I am looking to run a very large grid search for different neural network configurations. In its fullness this would be impracticable to run using my current hardware. I am aware that there may be superior techniques to a naive grid search (e.g. random, Bayesian-optimization) however my question is about what reasonable assumptions we can make about what to include in the first place. Specifically, in my case I am looking to run a grid search between
- A: number of hidden layers
- B: size of hidden layer
- C: activation function
- D: L1
- E: L2
- F: dropout
One idea I had is to (1) identify a network configuration c
by running a grid search on A-C, (2) select c
with the lowest (e.g. MSE) error (against the test datasets), and (3) run network with configuration c
through a separate grid search on D-F to identify the most appropriate regularization strategy.
Is this a sensible approach to take in this case or could I, in theory, get a lower final error (i.e. after regularization) by using a network configuration that showed a higher error in the first grid search (i.e. A-C)?
What you mentioned is a reasonable approach. It is an analogy to the so called greedy forward feature selection method which is used to select features. In your cases, it is model parameters instead of features.
The idea is valid and being used widely in practice. No matter how powerful your hardware is, it is never powerful enough to try possible combination, which is basically infinite.
However, there is no guarentee in the approach that the best one in the first grid search will be overall the best one. As you said, you could get a lower final error by using a netfork confuguration that had a higher error in the first grid search. But in practice, the difference should not be much.

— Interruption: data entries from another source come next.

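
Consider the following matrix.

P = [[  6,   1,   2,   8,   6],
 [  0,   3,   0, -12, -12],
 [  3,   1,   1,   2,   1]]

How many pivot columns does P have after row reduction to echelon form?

2

Row reduce to echelon form.
R3 ← R3 − (1/2)·R1: [0, 1/2, 0, -2, -2]
R3 ← R3 − (1/6)·R2: [0, 0, 0, 0, 0]
Echelon form has 2 nonzero rows, so rank(P) = 2.
Each nonzero row contributes one pivot column: 2 pivot columns.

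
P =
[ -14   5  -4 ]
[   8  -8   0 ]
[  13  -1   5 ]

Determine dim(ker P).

Row reduce to echelon form.
R2 ← R2 + (4/7)·R1: [0, -36/7, -16/7]
R3 ← R3 + (13/14)·R1: [0, 51/14, 9/7]
R3 ← R3 + (17/24)·R2: [0, 0, -1/3]
3 nonzero rows, so rank(P) = 3.
P has 3 columns; by rank–nullity, nullity = 3 − 3 = 0.

0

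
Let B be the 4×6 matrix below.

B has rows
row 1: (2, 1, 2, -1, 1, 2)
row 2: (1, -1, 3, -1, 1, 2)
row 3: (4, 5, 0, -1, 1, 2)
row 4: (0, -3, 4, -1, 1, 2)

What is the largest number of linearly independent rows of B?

2

Row reduce to echelon form.
R2 ← R2 − (1/2)·R1: [0, -3/2, 2, -1/2, 1/2, 1]
R3 ← R3 − (2)·R1: [0, 3, -4, 1, -1, -2]
R3 ← R3 + (2)·R2: [0, 0, 0, 0, 0, 0]
R4 ← R4 − (2)·R2: [0, 0, 0, 0, 0, 0]
Echelon form has 2 nonzero rows, so rank(B) = 2.
The rank gives the maximum number of linearly independent rows: 2.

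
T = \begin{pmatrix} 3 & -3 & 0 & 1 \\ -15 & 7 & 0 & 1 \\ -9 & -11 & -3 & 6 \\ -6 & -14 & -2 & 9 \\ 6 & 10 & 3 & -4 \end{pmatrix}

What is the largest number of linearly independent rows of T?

Row reduce to echelon form.
R2 ← R2 + (5)·R1: [0, -8, 0, 6]
R3 ← R3 + (3)·R1: [0, -20, -3, 9]
R4 ← R4 + (2)·R1: [0, -20, -2, 11]
R5 ← R5 − (2)·R1: [0, 16, 3, -6]
R3 ← R3 − (5/2)·R2: [0, 0, -3, -6]
R4 ← R4 − (5/2)·R2: [0, 0, -2, -4]
R5 ← R5 + (2)·R2: [0, 0, 3, 6]
R4 ← R4 − (2/3)·R3: [0, 0, 0, 0]
R5 ← R5 + R3: [0, 0, 0, 0]
Echelon form has 3 nonzero rows, so rank(T) = 3.
The rank gives the maximum number of linearly independent rows: 3.

3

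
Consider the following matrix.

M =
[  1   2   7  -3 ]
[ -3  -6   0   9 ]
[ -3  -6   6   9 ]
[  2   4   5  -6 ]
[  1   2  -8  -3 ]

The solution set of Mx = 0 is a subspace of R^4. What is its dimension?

Row reduce to echelon form.
R2 ← R2 + (3)·R1: [0, 0, 21, 0]
R3 ← R3 + (3)·R1: [0, 0, 27, 0]
R4 ← R4 − (2)·R1: [0, 0, -9, 0]
R5 ← R5 − R1: [0, 0, -15, 0]
R3 ← R3 − (9/7)·R2: [0, 0, 0, 0]
R4 ← R4 + (3/7)·R2: [0, 0, 0, 0]
R5 ← R5 + (5/7)·R2: [0, 0, 0, 0]
2 nonzero rows, so rank(M) = 2.
M has 4 columns; by rank–nullity, nullity = 4 − 2 = 2.

2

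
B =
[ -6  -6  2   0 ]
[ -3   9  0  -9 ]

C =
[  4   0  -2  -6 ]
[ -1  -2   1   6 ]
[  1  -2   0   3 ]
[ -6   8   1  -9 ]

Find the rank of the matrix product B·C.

2

First compute BC:
[[-16,   8,   6,   6],
 [ 33, -90,   6, 153]]
Now row reduce the product.
R2 ← R2 + (33/16)·R1: [0, -147/2, 147/8, 1323/8]
2 nonzero rows, so rank(BC) = 2.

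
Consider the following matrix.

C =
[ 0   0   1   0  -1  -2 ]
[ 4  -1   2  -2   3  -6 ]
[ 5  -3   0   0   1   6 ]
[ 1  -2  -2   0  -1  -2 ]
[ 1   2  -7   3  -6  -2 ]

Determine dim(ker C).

1

Row reduce to echelon form.
Swap R1 ↔ R2
R3 ← R3 − (5/4)·R1: [0, -7/4, -5/2, 5/2, -11/4, 27/2]
R4 ← R4 − (1/4)·R1: [0, -7/4, -5/2, 1/2, -7/4, -1/2]
R5 ← R5 − (1/4)·R1: [0, 9/4, -15/2, 7/2, -27/4, -1/2]
Swap R2 ↔ R3
R4 ← R4 − R2: [0, 0, 0, -2, 1, -14]
R5 ← R5 + (9/7)·R2: [0, 0, -75/7, 47/7, -72/7, 118/7]
R5 ← R5 + (75/7)·R3: [0, 0, 0, 47/7, -21, -32/7]
R5 ← R5 + (47/14)·R4: [0, 0, 0, 0, -247/14, -361/7]
5 nonzero rows, so rank(C) = 5.
C has 6 columns; by rank–nullity, nullity = 6 − 5 = 1.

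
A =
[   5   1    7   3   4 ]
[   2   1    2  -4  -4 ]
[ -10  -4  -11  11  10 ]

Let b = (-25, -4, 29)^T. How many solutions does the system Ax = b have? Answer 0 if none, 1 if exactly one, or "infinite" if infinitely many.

Row reduce the augmented matrix [A | b].
R2 ← R2 − (2/5)·R1: [0, 3/5, -4/5, -26/5, -28/5, 6]
R3 ← R3 + (2)·R1: [0, -2, 3, 17, 18, -21]
R3 ← R3 + (10/3)·R2: [0, 0, 1/3, -1/3, -2/3, -1]
The echelon form has 3 nonzero rows, and every pivot lies in the first 5 columns, so rank(A) = rank([A|b]) = 3.
The system is consistent.
rank = 3 < 5 unknowns, so there are infinitely many solutions.

infinite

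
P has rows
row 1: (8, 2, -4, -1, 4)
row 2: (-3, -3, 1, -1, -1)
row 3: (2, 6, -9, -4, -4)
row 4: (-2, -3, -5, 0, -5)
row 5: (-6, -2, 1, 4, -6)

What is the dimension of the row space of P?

Row reduce to echelon form.
R2 ← R2 + (3/8)·R1: [0, -9/4, -1/2, -11/8, 1/2]
R3 ← R3 − (1/4)·R1: [0, 11/2, -8, -15/4, -5]
R4 ← R4 + (1/4)·R1: [0, -5/2, -6, -1/4, -4]
R5 ← R5 + (3/4)·R1: [0, -1/2, -2, 13/4, -3]
R3 ← R3 + (22/9)·R2: [0, 0, -83/9, -64/9, -34/9]
R4 ← R4 − (10/9)·R2: [0, 0, -49/9, 23/18, -41/9]
R5 ← R5 − (2/9)·R2: [0, 0, -17/9, 32/9, -28/9]
R4 ← R4 − (49/83)·R3: [0, 0, 0, 909/166, -193/83]
R5 ← R5 − (17/83)·R3: [0, 0, 0, 416/83, -194/83]
R5 ← R5 − (832/909)·R4: [0, 0, 0, 0, -190/909]
Echelon form has 5 nonzero rows, so rank(P) = 5.
The row space has dimension equal to the rank: 5.

5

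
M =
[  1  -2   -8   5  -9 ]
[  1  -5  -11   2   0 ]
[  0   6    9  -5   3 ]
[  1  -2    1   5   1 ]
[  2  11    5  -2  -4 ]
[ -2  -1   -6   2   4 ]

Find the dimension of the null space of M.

Row reduce to echelon form.
R2 ← R2 − R1: [0, -3, -3, -3, 9]
R4 ← R4 − R1: [0, 0, 9, 0, 10]
R5 ← R5 − (2)·R1: [0, 15, 21, -12, 14]
R6 ← R6 + (2)·R1: [0, -5, -22, 12, -14]
R3 ← R3 + (2)·R2: [0, 0, 3, -11, 21]
R5 ← R5 + (5)·R2: [0, 0, 6, -27, 59]
R6 ← R6 − (5/3)·R2: [0, 0, -17, 17, -29]
R4 ← R4 − (3)·R3: [0, 0, 0, 33, -53]
R5 ← R5 − (2)·R3: [0, 0, 0, -5, 17]
R6 ← R6 + (17/3)·R3: [0, 0, 0, -136/3, 90]
R5 ← R5 + (5/33)·R4: [0, 0, 0, 0, 296/33]
R6 ← R6 + (136/99)·R4: [0, 0, 0, 0, 1702/99]
R6 ← R6 − (23/12)·R5: [0, 0, 0, 0, 0]
5 nonzero rows, so rank(M) = 5.
M has 5 columns; by rank–nullity, nullity = 5 − 5 = 0.

0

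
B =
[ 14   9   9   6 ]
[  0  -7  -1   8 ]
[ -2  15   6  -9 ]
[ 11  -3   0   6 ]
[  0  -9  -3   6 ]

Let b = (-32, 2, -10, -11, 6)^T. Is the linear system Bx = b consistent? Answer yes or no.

yes

Row reduce the augmented matrix [B | b].
R3 ← R3 + (1/7)·R1: [0, 114/7, 51/7, -57/7, -102/7]
R4 ← R4 − (11/14)·R1: [0, -141/14, -99/14, 9/7, 99/7]
R3 ← R3 + (114/49)·R2: [0, 0, 243/49, 513/49, -486/49]
R4 ← R4 − (141/98)·R2: [0, 0, -276/49, -501/49, 552/49]
R5 ← R5 − (9/7)·R2: [0, 0, -12/7, -30/7, 24/7]
R4 ← R4 + (92/81)·R3: [0, 0, 0, 5/3, 0]
R5 ← R5 + (28/81)·R3: [0, 0, 0, -2/3, 0]
R5 ← R5 + (2/5)·R4: [0, 0, 0, 0, 0]
The echelon form has 4 nonzero rows, and every pivot lies in the first 4 columns, so rank(B) = rank([B|b]) = 4.
The system is consistent.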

I would suggest you to start with fundumental parameters. Such as learning rate, or optimizer. Their effect should much more than other parameters as activation function, number of hidden layers(if you are not comparing a single layer with very deep network but rather 1-2 layers of difference). When you find the best configuration, you should try-out the important ones(lr, optimizer) once again while keeping the found configuration same.